If all three of these conditions are met, then after the first 30 qualifying days all subsequent qualifying days within the tax year are treated as days in the UK.
Example
Continuing with Joanne, suppose that in addition to the 80 days spent in the UK during 2014-15 there were another 44 days where she was present in the UK without being here at midnight.
Joanne meets the three conditions for the deeming rule, so she will have to count an additional 14 days (the first 30 qualifying days are excluded). Joanne will now be treated as spending between 91 and 120 days in the UK for 2014-15.
The split year treatment
A person is normally either resident or not resident for a particular tax year. However, the tax year can be split into two parts in certain circumstances. These include where a person:
- Leaves the UK to live overseas (this must involve ceasing to have a UK home), or to carry out full-time work overseas.
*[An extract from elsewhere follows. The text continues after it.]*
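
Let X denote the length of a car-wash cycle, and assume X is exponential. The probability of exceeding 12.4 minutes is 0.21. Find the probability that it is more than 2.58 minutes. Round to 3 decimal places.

e^(−λ·12.4) = 0.21 ⇒ λ = −ln(0.21)/12.4 = 0.125859.
P(X > 2.58) = e^(−0.125859·2.58) = e^(−0.32472) ≈ 0.723.

0.723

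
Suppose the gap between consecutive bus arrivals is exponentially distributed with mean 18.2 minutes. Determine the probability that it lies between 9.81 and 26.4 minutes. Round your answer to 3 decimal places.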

- Comes to live in the UK (this must involve meeting the only UK home test) or to work full-time in the UK.
Example
Samantha came to the UK on 1 November 2014 to take up full-time employment.
For 2014-15 Joanne will be treated as non-resident from 6 April to 31 October 2014, and resident from 1 November 2014 to 5 April 2015.
Anti-avoidance
With the more certain residency rules that now apply, it would be very easy for a person to arrange a temporary period of non-residency in order to avoid a large income tax liability. Therefore, an anti-avoidance rule similar to that which previously applied to chargeable gains has been introduced.
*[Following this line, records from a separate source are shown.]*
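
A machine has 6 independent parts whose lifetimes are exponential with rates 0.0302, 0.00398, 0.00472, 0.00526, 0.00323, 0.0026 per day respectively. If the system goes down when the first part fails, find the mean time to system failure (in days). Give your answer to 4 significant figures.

The time to first failure is exponential with rate Σλ = 0.0302 + 0.00398 + 0.00472 + 0.00526 + 0.00323 + 0.0026 = 0.04999.
E[min] = 1/Σλ = 1/0.04999 = 20.004 days.

20.00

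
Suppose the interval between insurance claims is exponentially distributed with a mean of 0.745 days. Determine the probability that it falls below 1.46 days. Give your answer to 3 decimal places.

0.859

The rate is λ = 1/0.745 = 1.34228 per day.
P(X ≤ 1.46) = 1 − e^(−λ·1.46) = 1 − e^(−1.9597) ≈ 0.859.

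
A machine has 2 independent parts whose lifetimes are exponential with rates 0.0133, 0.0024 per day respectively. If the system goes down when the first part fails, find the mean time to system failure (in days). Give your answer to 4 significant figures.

63.69

The time to first failure is exponential with rate Σλ = 0.0133 + 0.0024 = 0.0157.
E[min] = 1/Σλ = 1/0.0157 = 63.6943 days.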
Basically, where a person is not-resident for a period of five years or less, certain income and gains arising in the period of non-residence will be chargeable in the year that the person returns to the UK.
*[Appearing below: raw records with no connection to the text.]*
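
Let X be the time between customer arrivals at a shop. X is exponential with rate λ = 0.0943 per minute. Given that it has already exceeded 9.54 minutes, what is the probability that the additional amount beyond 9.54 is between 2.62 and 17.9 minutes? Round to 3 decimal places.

Memoryless: the residual past 9.54 is again Exp(λ).
P(2.62 < residual < 17.9) = e^(−λ·2.62) − e^(−λ·17.9) = 0.78109 − 0.18489 ≈ 0.596.

0.596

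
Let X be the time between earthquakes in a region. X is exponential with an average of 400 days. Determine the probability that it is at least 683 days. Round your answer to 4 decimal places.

The rate is λ = 1/400 = 0.0025 per day.
P(X > 683) = e^(−λ·683) = e^(−1.7075) ≈ 0.1813.

0.1813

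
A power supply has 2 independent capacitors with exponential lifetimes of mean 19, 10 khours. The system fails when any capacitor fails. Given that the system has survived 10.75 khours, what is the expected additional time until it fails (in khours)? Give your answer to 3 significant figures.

6.55

First-failure rate Σλ = 1/19 + 1/10 = 0.152632.
By memorylessness the expected residual is 1/Σλ = 6.55172 khours, regardless of the 10.75 already elapsed.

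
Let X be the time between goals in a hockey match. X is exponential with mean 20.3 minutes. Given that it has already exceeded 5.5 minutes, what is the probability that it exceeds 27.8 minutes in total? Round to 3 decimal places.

The rate is λ = 1/20.3 = 0.0492611 per minute.
P(X > s+t | X > s) = e^(−λ(s+t))/e^(−λs) = e^(−λt), independent of s = 5.5.
P(X > 22.3) = e^(−1.0985) ≈ 0.333.

0.333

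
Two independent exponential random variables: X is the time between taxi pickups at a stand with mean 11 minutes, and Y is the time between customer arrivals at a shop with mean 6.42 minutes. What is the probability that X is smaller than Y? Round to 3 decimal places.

λ_1 = 1/11 = 0.0909091, λ_2 = 1/6.42 = 0.155763.
For independent exponentials, P(X < Y) = λ_1/(λ_1+λ_2) = 0.0909091/0.246672 ≈ 0.369.

0.369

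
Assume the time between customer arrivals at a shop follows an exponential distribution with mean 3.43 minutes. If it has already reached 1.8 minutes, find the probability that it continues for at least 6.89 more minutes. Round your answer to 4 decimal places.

0.1342

The rate is λ = 1/3.43 = 0.291545 per minute.
The exponential is memoryless, so the remaining time is again Exp(λ): the condition X > 1.8 is irrelevant.
P(X > 6.89) = e^(−2.0087) ≈ 0.1342.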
For example, the owner of a limited company has accumulated profits within the company in order to avoid higher rate income tax. Without the anti-avoidance rule it would be possible for the owner to become non-resident for a tax year, withdraw the profits by way of dividends without any additional UK income tax liability, and then become UK resident again.
Conclusion
The introduction of a statutory residence test has brought more certainty to this area of tax, although the application of the UK ties will not always be straightforward – especially for wealthy taxpayers who may have several homes, numerous businesses, and with changeable work and lifestyle patterns.
Unlike the previous habitual and substantial test, there is no longer any averaging between tax years. Until 2012-13, it was possible to stay in the UK for, say, five months in one tax year, and balance this out with much shorter stays in subsequent years. With the statutory residence test, people now have to be very careful that a few extra days in the UK does not change their residence status from one year to the next. It is necessary to keep detailed records, not just of days in the UK, but also the number of hours spent working.